La désignation de Ségolène Royal comme « présidentiable » s’inscrit il est vrai dans un contexte international de récente « visibilisation » des femmes politiques à la tête de différents Etats. Les médias internationaux ne s’y trompent pas, qui égrainent la liste des « Ségolène, Sonia, Angela, Condoleeza, Hillary, Michelle et autres Ellen ou Tarja » [5] . Cette arrivée au pouvoir des femmes, certes relative, est néanmoins remarquable et remarquée. Se trouve désormais posée avec pertinence la question du potentiel renouvellement de l’ethos des « hommes politiques » par cette nouvelle génération de femmes publiques, modifiant par leur nombre mais aussi par leur trajectoire et leur diversité, l’image laissée par les rares pionnières Margaret Thatcher, Golda Meir ou Indira Gandhi, puis Benazir Bhutto, Tansu Ciller ou Edith Cresson.

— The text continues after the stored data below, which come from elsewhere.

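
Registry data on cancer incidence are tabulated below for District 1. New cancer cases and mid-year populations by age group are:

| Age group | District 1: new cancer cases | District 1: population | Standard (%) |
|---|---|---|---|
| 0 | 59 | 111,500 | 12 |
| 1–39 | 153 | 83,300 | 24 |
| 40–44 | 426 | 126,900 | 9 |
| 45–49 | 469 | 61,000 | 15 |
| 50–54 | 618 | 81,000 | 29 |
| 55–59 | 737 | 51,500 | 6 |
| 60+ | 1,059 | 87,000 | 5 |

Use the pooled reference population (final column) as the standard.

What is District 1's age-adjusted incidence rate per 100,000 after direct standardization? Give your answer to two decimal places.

563.96

Age-specific rates per 100,000 for District 1: 52.91, 183.67, 335.70, 768.85, 762.96, 1431.07, 1217.24.
Standard weights: 0.12, 0.24, 0.09, 0.15, 0.29, 0.06, 0.05.
Standardized rate: 0.1200×52.91 + 0.2400×183.67 + 0.0900×335.70 + 0.1500×768.85 + 0.2900×762.96 + 0.0600×1431.07 + 0.0500×1217.24 = 563.9574 per 100,000.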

Dans le cas français, nul doute également que les débats de la fin des années 1990 de la parité - mais aussi autour du Pacs - ont changé radicalement le statut des questions de genre et de sexualité : elles ont été desserrées de l’intime et du privé pour être désormais débattues en public [6] . Le contexte international, le contexte paritaire français et plus généralement la politisation des identités sexuelles, viennent donc bouleverser le jeu de l’élection présidentielle et coïncident pour faire du rapport de genre une arme omniprésente de la campagne.
Il y a quelques mois, il était à peu près évident pour tout le monde que l’élection présidentielle se jouerait « entre hommes ». Journalistes people ou politiques commençaient à se mettre en pilote automatique, à l’image d’Alain Duhamel qui dans ses Prétendants, parus en janvier 2006, oubliait purement et simplement Ségolène Royal.
L’investiture de Ségolène Royal a bouleversé cette donne. Depuis les élections régionales de 2004, elle construit un ethos politique inédit, qui non seulement perturbe la non-mixité des plus hautes sphères de l’Etat, mais renouvelle en profondeur le jeu des stéréotypes qui collent à la peau des femmes en politique. De ce point de vue, Ségolène Royal réalise un tour de force, dans la mesure où elle est parvenue en deux ans à sortir d’une situation totalement aporétique, celle constituée par une figure jusqu’ici oxymorique : la « Femme politique ».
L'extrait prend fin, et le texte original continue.